Of course Yeltsin was a big part of the problem too.
Of course Yeltsin was a big part of the problem too.
We can definitely blame the US for forcing Ukraine to relinquish its nukes. We can blame the US for insisting for a long time on preserving the USSR (during the Gorbachev era). We can blame the US for not paying enough attention to the other two Slavic former republics early. We can blame America for not penalizing Yeltsin's regime when they started to veer off the original course.
But we need to remember that it was the West in general, not just the US. The EU is equally to blame. And even though the last 20 years are a direct result of the 90s not that much was done in those 20 years either. Not in 2008, not in 2014, not even when President Trump told the Germans to cut the pipelines and spend on the military.

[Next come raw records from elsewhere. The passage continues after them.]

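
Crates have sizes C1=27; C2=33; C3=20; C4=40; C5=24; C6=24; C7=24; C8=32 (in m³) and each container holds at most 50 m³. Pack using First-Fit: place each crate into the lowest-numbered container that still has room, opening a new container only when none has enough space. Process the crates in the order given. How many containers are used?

6 containers

Put C1 (27 m³) in container 1; 23 m³ remain.
Put C2 (33 m³) in container 2; 17 m³ remain.
Put C3 (20 m³) in container 1; 3 m³ remain.
Put C4 (40 m³) in container 3; 10 m³ remain.
Put C5 (24 m³) in container 4; 26 m³ remain.
Put C6 (24 m³) in container 4; 2 m³ remain.
Put C7 (24 m³) in container 5; 26 m³ remain.
Put C8 (32 m³) in container 6; 18 m³ remain.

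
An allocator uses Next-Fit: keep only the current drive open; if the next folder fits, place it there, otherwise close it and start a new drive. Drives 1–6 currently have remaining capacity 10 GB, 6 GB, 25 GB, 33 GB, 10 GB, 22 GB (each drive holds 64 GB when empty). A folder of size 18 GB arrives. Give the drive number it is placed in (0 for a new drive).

Next-Fit only looks at drive 6, which has 22 GB free.
18 GB fits there.

6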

It very well could be the case that destroying the Evil Empire was an unprecedented affair which was too hard for anybody. Where by hard I mean impossible in the Velvet Revolution style. Or at all. They had to perform multiple simultaneous transitions (Totalitarianism -> Democracy, central planning -> market economy, empire -> nation state). With a population impoverished by 70 years of Communism and three generations not knowing any other life (not the case in the Eastern Europe).
It's poetically fitting that Mr Gorbachev died the same year his entire legacy was erased. He was not perfect, he was an idealist, but he gave freedom to the people. It was him who opened the border and let millions escape.